(ASI) Carri armati per le strade, coprifuoco e manifestanti uccisi. È il Cile del 2019 ma potrebbe tranquillamente essere quello funestato dalla dittatura atlantica di Augusto Pinochet durata fin al 1990.
Le proteste scaturite dopo la decisione, poi rientrata, di aumentare il prezzo dei biglietti della metropolitana hanno riportato il paese agli anni più bui della storia con almeno 10 morti con il presidente Sebastian Pinera che ha pensato bene di commentare: “Siamo in guerra”.
Le proteste iniziate a Santiago sono ormai divampate in quasi tutto il paese portando le autorità a proclamare il coprifuoco, l’ultima vota quasi 30 anni fa, nel 1990.

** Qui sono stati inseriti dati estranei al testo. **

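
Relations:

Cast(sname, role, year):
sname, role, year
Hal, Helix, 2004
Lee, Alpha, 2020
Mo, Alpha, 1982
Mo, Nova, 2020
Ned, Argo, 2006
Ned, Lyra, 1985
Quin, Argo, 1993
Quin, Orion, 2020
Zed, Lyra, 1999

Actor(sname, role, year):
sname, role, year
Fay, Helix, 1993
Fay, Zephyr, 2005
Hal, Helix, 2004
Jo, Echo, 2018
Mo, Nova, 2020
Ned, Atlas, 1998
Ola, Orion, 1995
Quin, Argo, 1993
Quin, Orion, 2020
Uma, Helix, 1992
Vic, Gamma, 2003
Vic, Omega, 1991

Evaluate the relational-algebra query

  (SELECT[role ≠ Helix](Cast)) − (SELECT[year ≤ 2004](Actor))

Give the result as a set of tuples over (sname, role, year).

{(Lee, Alpha, 2020), (Mo, Alpha, 1982), (Mo, Nova, 2020), (Ned, Argo, 2006), (Ned, Lyra, 1985), (Quin, Orion, 2020), (Zed, Lyra, 1999)}

σ[role ≠ Helix]: keep tuples satisfying role ≠ Helix → {(Lee, Alpha, 2020), (Mo, Alpha, 1982), (Mo, Nova, 2020), (Ned, Argo, 2006), (Ned, Lyra, 1985), (Quin, Argo, 1993), (Quin, Orion, 2020), (Zed, Lyra, 1999)}
σ[year ≤ 2004]: keep tuples satisfying year ≤ 2004 → {(Fay, Helix, 1993), (Hal, Helix, 2004), (Ned, Atlas, 1998), (Ola, Orion, 1995), (Quin, Argo, 1993), (Uma, Helix, 1992), (Vic, Gamma, 2003), (Vic, Omega, 1991)}
Taking the difference: {(Lee, Alpha, 2020), (Mo, Alpha, 1982), (Mo, Nova, 2020), (Ned, Argo, 2006), (Ned, Lyra, 1985), (Quin, Orion, 2020), (Zed, Lyra, 1999)}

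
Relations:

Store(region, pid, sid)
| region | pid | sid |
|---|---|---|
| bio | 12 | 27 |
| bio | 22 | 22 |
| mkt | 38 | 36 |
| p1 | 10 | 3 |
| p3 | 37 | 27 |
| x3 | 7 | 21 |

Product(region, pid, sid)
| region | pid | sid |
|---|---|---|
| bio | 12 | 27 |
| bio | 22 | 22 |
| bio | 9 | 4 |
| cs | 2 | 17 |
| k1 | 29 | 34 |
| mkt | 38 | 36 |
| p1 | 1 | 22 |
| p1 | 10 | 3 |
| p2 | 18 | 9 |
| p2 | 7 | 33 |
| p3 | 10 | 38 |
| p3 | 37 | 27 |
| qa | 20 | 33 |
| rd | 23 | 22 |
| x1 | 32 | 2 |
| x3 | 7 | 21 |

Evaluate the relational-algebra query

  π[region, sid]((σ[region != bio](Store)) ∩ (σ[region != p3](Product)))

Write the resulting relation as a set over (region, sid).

Apply σ_{region != bio}; surviving tuples: {(mkt, 38, 36), (p1, 10, 3), (p3, 37, 27), (x3, 7, 21)}
Apply σ_{region != p3}; surviving tuples: {(bio, 12, 27), (bio, 22, 22), (bio, 9, 4), (cs, 2, 17), (k1, 29, 34), (mkt, 38, 36), (p1, 1, 22), (p1, 10, 3), (p2, 18, 9), (p2, 7, 33), (qa, 20, 33), (rd, 23, 22), (x1, 32, 2), (x3, 7, 21)}
Taking the intersection: {(mkt, 38, 36), (p1, 10, 3), (x3, 7, 21)}
π_{region, sid} gives {(mkt, 36), (p1, 3), (x3, 21)}.

{(mkt, 36), (p1, 3), (x3, 21)}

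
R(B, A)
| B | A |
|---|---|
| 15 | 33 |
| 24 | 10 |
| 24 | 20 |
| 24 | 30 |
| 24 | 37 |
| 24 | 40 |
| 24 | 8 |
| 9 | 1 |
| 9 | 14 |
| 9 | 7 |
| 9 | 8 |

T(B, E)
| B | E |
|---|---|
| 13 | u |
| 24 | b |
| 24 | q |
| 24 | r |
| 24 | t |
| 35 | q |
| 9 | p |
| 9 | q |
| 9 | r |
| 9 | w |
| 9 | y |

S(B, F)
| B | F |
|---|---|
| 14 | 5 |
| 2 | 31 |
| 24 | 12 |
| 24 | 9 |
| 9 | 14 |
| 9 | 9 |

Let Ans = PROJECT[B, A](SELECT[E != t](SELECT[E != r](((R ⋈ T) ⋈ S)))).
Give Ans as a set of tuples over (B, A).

R ⋈ T (natural join on B): {(24, 10, b), (24, 10, q), (24, 10, r), (24, 10, t), (24, 20, b), (24, 20, q), (24, 20, r), (24, 20, t), (24, 30, b), (24, 30, q), (24, 30, r), (24, 30, t), (24, 37, b), (24, 37, q), (24, 37, r), (24, 37, t), (24, 40, b), (24, 40, q), (24, 40, r), (24, 40, t), (24, 8, b), (24, 8, q), (24, 8, r), (24, 8, t), (9, 1, p), (9, 1, q), (9, 1, r), (9, 1, w), (9, 1, y), (9, 14, p), (9, 14, q), (9, 14, r), (9, 14, w), (9, 14, y), (9, 7, p), (9, 7, q), (9, 7, r), (9, 7, w), (9, 7, y), (9, 8, p), (9, 8, q), (9, 8, r), (9, 8, w), (9, 8, y)}
(R ⋈ T) ⋈ S (natural join on B): {(24, 10, b, 12), (24, 10, b, 9), (24, 10, q, 12), (24, 10, q, 9), (24, 10, r, 12), (24, 10, r, 9), (24, 10, t, 12), (24, 10, t, 9), (24, 20, b, 12), (24, 20, b, 9), (24, 20, q, 12), (24, 20, q, 9), (24, 20, r, 12), (24, 20, r, 9), (24, 20, t, 12), (24, 20, t, 9), (24, 30, b, 12), (24, 30, b, 9), (24, 30, q, 12), (24, 30, q, 9), (24, 30, r, 12), (24, 30, r, 9), (24, 30, t, 12), (24, 30, t, 9), (24, 37, b, 12), (24, 37, b, 9), (24, 37, q, 12), (24, 37, q, 9), (24, 37, r, 12), (24, 37, r, 9), (24, 37, t, 12), (24, 37, t, 9), (24, 40, b, 12), (24, 40, b, 9), (24, 40, q, 12), (24, 40, q, 9), (24, 40, r, 12), (24, 40, r, 9), (24, 40, t, 12), (24, 40, t, 9), (24, 8, b, 12), (24, 8, b, 9), (24, 8, q, 12), (24, 8, q, 9), (24, 8, r, 12), (24, 8, r, 9), (24, 8, t, 12), (24, 8, t, 9), (9, 1, p, 14), (9, 1, p, 9), (9, 1, q, 14), (9, 1, q, 9), (9, 1, r, 14), (9, 1, r, 9), (9, 1, w, 14), (9, 1, w, 9), (9, 1, y, 14), (9, 1, y, 9), (9, 14, p, 14), (9, 14, p, 9), (9, 14, q, 14), (9, 14, q, 9), (9, 14, r, 14), (9, 14, r, 9), (9, 14, w, 14), (9, 14, w, 9), (9, 14, y, 14), (9, 14, y, 9), (9, 7, p, 14), (9, 7, p, 9), (9, 7, q, 14), (9, 7, q, 9), (9, 7, r, 14), (9, 7, r, 9), (9, 7, w, 14), (9, 7, w, 9), (9, 7, y, 14), (9, 7, y, 9), (9, 8, p, 14), (9, 8, p, 9), (9, 8, q, 14), (9, 8, q, 9), (9, 8, r, 14), (9, 8, r, 9), (9, 8, w, 14), (9, 8, w, 9), (9, 8, y, 14), (9, 8, y, 9)}
Selection E != r: {(24, 10, b, 12), (24, 10, b, 9), (24, 10, q, 12), (24, 10, q, 9), (24, 10, t, 12), (24, 10, t, 9), (24, 20, b, 12), (24, 20, b, 9), (24, 20, q, 12), (24, 20, q, 9), (24, 20, t, 12), (24, 20, t, 9), (24, 30, b, 12), (24, 30, b, 9), (24, 30, q, 12), (24, 30, q, 9), (24, 30, t, 12), (24, 30, t, 9), (24, 37, b, 12), (24, 37, b, 9), (24, 37, q, 12), (24, 37, q, 9), (24, 37, t, 12), (24, 37, t, 9), (24, 40, b, 12), (24, 40, b, 9), (24, 40, q, 12), (24, 40, q, 9), (24, 40, t, 12), (24, 40, t, 9), (24, 8, b, 12), (24, 8, b, 9), (24, 8, q, 12), (24, 8, q, 9), (24, 8, t, 12), (24, 8, t, 9), (9, 1, p, 14), (9, 1, p, 9), (9, 1, q, 14), (9, 1, q, 9), (9, 1, w, 14), (9, 1, w, 9), (9, 1, y, 14), (9, 1, y, 9), (9, 14, p, 14), (9, 14, p, 9), (9, 14, q, 14), (9, 14, q, 9), (9, 14, w, 14), (9, 14, w, 9), (9, 14, y, 14), (9, 14, y, 9), (9, 7, p, 14), (9, 7, p, 9), (9, 7, q, 14), (9, 7, q, 9), (9, 7, w, 14), (9, 7, w, 9), (9, 7, y, 14), (9, 7, y, 9), (9, 8, p, 14), (9, 8, p, 9), (9, 8, q, 14), (9, 8, q, 9), (9, 8, w, 14), (9, 8, w, 9), (9, 8, y, 14), (9, 8, y, 9)}
Selection E != t: {(24, 10, b, 12), (24, 10, b, 9), (24, 10, q, 12), (24, 10, q, 9), (24, 20, b, 12), (24, 20, b, 9), (24, 20, q, 12), (24, 20, q, 9), (24, 30, b, 12), (24, 30, b, 9), (24, 30, q, 12), (24, 30, q, 9), (24, 37, b, 12), (24, 37, b, 9), (24, 37, q, 12), (24, 37, q, 9), (24, 40, b, 12), (24, 40, b, 9), (24, 40, q, 12), (24, 40, q, 9), (24, 8, b, 12), (24, 8, b, 9), (24, 8, q, 12), (24, 8, q, 9), (9, 1, p, 14), (9, 1, p, 9), (9, 1, q, 14), (9, 1, q, 9), (9, 1, w, 14), (9, 1, w, 9), (9, 1, y, 14), (9, 1, y, 9), (9, 14, p, 14), (9, 14, p, 9), (9, 14, q, 14), (9, 14, q, 9), (9, 14, w, 14), (9, 14, w, 9), (9, 14, y, 14), (9, 14, y, 9), (9, 7, p, 14), (9, 7, p, 9), (9, 7, q, 14), (9, 7, q, 9), (9, 7, w, 14), (9, 7, w, 9), (9, 7, y, 14), (9, 7, y, 9), (9, 8, p, 14), (9, 8, p, 9), (9, 8, q, 14), (9, 8, q, 9), (9, 8, w, 14), (9, 8, w, 9), (9, 8, y, 14), (9, 8, y, 9)}
Keep only column(s) B, A (46 duplicate(s) eliminated): {(24, 10), (24, 20), (24, 30), (24, 37), (24, 40), (24, 8), (9, 1), (9, 14), (9, 7), (9, 8)}

{(24, 10), (24, 20), (24, 30), (24, 37), (24, 40), (24, 8), (9, 1), (9, 14), (9, 7), (9, 8)}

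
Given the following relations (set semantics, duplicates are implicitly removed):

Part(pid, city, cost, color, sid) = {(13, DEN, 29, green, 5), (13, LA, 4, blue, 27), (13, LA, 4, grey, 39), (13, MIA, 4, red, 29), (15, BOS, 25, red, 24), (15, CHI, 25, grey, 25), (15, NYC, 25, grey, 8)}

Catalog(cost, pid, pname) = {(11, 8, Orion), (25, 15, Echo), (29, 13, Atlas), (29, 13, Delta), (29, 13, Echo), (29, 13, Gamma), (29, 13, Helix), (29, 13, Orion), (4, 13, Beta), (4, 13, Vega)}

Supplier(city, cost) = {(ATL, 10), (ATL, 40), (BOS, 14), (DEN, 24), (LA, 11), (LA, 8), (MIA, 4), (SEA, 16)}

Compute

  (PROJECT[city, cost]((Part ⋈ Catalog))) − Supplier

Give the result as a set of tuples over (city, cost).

Joining Part and Catalog on pid, cost yields {(13, DEN, 29, green, 5, Atlas), (13, DEN, 29, green, 5, Delta), (13, DEN, 29, green, 5, Echo), (13, DEN, 29, green, 5, Gamma), (13, DEN, 29, green, 5, Helix), (13, DEN, 29, green, 5, Orion), (13, LA, 4, blue, 27, Beta), (13, LA, 4, blue, 27, Vega), (13, LA, 4, grey, 39, Beta), (13, LA, 4, grey, 39, Vega), (13, MIA, 4, red, 29, Beta), (13, MIA, 4, red, 29, Vega), (15, BOS, 25, red, 24, Echo), (15, CHI, 25, grey, 25, Echo), (15, NYC, 25, grey, 8, Echo)}.
Projecting to city, cost (9 duplicate(s) eliminated): {(BOS, 25), (CHI, 25), (DEN, 29), (LA, 4), (MIA, 4), (NYC, 25)}
Difference: {(BOS, 25), (CHI, 25), (DEN, 29), (LA, 4), (MIA, 4), (NYC, 25)} with {(ATL, 10), (ATL, 40), (BOS, 14), (DEN, 24), (LA, 11), (LA, 8), (MIA, 4), (SEA, 16)} → {(BOS, 25), (CHI, 25), (DEN, 29), (LA, 4), (NYC, 25)}

{(BOS, 25), (CHI, 25), (DEN, 29), (LA, 4), (NYC, 25)}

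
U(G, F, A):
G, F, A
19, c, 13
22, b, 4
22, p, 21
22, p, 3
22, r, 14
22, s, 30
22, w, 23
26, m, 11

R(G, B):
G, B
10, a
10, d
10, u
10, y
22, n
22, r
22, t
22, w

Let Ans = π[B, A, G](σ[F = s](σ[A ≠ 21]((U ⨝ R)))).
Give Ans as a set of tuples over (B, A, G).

U ⋈ R (natural join on G): {(22, b, 4, n), (22, b, 4, r), (22, b, 4, t), (22, b, 4, w), (22, p, 21, n), (22, p, 21, r), (22, p, 21, t), (22, p, 21, w), (22, p, 3, n), (22, p, 3, r), (22, p, 3, t), (22, p, 3, w), (22, r, 14, n), (22, r, 14, r), (22, r, 14, t), (22, r, 14, w), (22, s, 30, n), (22, s, 30, r), (22, s, 30, t), (22, s, 30, w), (22, w, 23, n), (22, w, 23, r), (22, w, 23, t), (22, w, 23, w)}
σ[A ≠ 21]: keep tuples satisfying A ≠ 21 → {(22, b, 4, n), (22, b, 4, r), (22, b, 4, t), (22, b, 4, w), (22, p, 3, n), (22, p, 3, r), (22, p, 3, t), (22, p, 3, w), (22, r, 14, n), (22, r, 14, r), (22, r, 14, t), (22, r, 14, w), (22, s, 30, n), (22, s, 30, r), (22, s, 30, t), (22, s, 30, w), (22, w, 23, n), (22, w, 23, r), (22, w, 23, t), (22, w, 23, w)}
σ[F = s]: keep tuples satisfying F = s → {(22, s, 30, n), (22, s, 30, r), (22, s, 30, t), (22, s, 30, w)}
Projecting to B, A, G: {(n, 30, 22), (r, 30, 22), (t, 30, 22), (w, 30, 22)}

{(n, 30, 22), (r, 30, 22), (t, 30, 22), (w, 30, 22)}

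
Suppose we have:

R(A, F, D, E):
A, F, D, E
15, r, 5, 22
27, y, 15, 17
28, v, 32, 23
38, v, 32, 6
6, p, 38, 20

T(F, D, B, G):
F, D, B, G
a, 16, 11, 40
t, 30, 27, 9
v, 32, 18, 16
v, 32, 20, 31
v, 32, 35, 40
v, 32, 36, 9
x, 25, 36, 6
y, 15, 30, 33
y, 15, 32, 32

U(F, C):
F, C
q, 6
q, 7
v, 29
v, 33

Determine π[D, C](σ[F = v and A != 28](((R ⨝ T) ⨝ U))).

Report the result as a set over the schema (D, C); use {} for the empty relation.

R ⋈ T (natural join on F, D): {(27, y, 15, 17, 30, 33), (27, y, 15, 17, 32, 32), (28, v, 32, 23, 18, 16), (28, v, 32, 23, 20, 31), (28, v, 32, 23, 35, 40), (28, v, 32, 23, 36, 9), (38, v, 32, 6, 18, 16), (38, v, 32, 6, 20, 31), (38, v, 32, 6, 35, 40), (38, v, 32, 6, 36, 9)}
(R ⨝ T) ⋈ U (natural join on F): {(28, v, 32, 23, 18, 16, 29), (28, v, 32, 23, 18, 16, 33), (28, v, 32, 23, 20, 31, 29), (28, v, 32, 23, 20, 31, 33), (28, v, 32, 23, 35, 40, 29), (28, v, 32, 23, 35, 40, 33), (28, v, 32, 23, 36, 9, 29), (28, v, 32, 23, 36, 9, 33), (38, v, 32, 6, 18, 16, 29), (38, v, 32, 6, 18, 16, 33), (38, v, 32, 6, 20, 31, 29), (38, v, 32, 6, 20, 31, 33), (38, v, 32, 6, 35, 40, 29), (38, v, 32, 6, 35, 40, 33), (38, v, 32, 6, 36, 9, 29), (38, v, 32, 6, 36, 9, 33)}
Filtering on F = v and A != 28 leaves {(38, v, 32, 6, 18, 16, 29), (38, v, 32, 6, 18, 16, 33), (38, v, 32, 6, 20, 31, 29), (38, v, 32, 6, 20, 31, 33), (38, v, 32, 6, 35, 40, 29), (38, v, 32, 6, 35, 40, 33), (38, v, 32, 6, 36, 9, 29), (38, v, 32, 6, 36, 9, 33)}.
π[D, C]: project onto (D, C) (6 duplicate(s) eliminated) → {(32, 29), (32, 33)}

{(32, 29), (32, 33)}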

Il generale Javier Iturriaga del Campo, incaricato della Sicurezza nella Capitale ha precisato che il provvedimento riguarda Santiago e i suoi dintorni ed è in vigore dalle 22 alle 7 del mattino. Il presidente Pinera, come anticipato sopra, ha annunciato la sospensione dell'aumento del prezzo dei biglietti della metropolitana, ultimo di una serie di rincari che aveva fatto esplodere il malcontento popolare in proteste di piazza e violenze, anche se il malcontento è frutto di tutto uno Stato sociale risalente ai tempi di Pinochet, ovvero quasi del tutto privatizzato e fedele ai dettami economici di Washington.
Nei giorni scorsi migliaia di manifestanti hanno assaltato le stazioni della metropolitana nel fiume inarrestabile della protesta lanciata dai cortei di studenti. Il generale Iturriaga ha parlato di 41 stazioni vandalizzate su 136, ma poi il presidente Sebastian Pinera ha ridotto il numero a circa 80.
Oltre ai 10 morti il bilancio ufficiale parla di circa 180 feriti, tra cui oltre 150 agenti e più 300 persone in stato di arresto.
Lo stato di emergenza indetto a Santiago ha durata di 15 giorni e conferisce alle autorità il potere di restrizione della libertà di movimento e di assembramento. Successivamente è stato esteso anche nella regione di Valparaiso e nella provincia di Concepcion.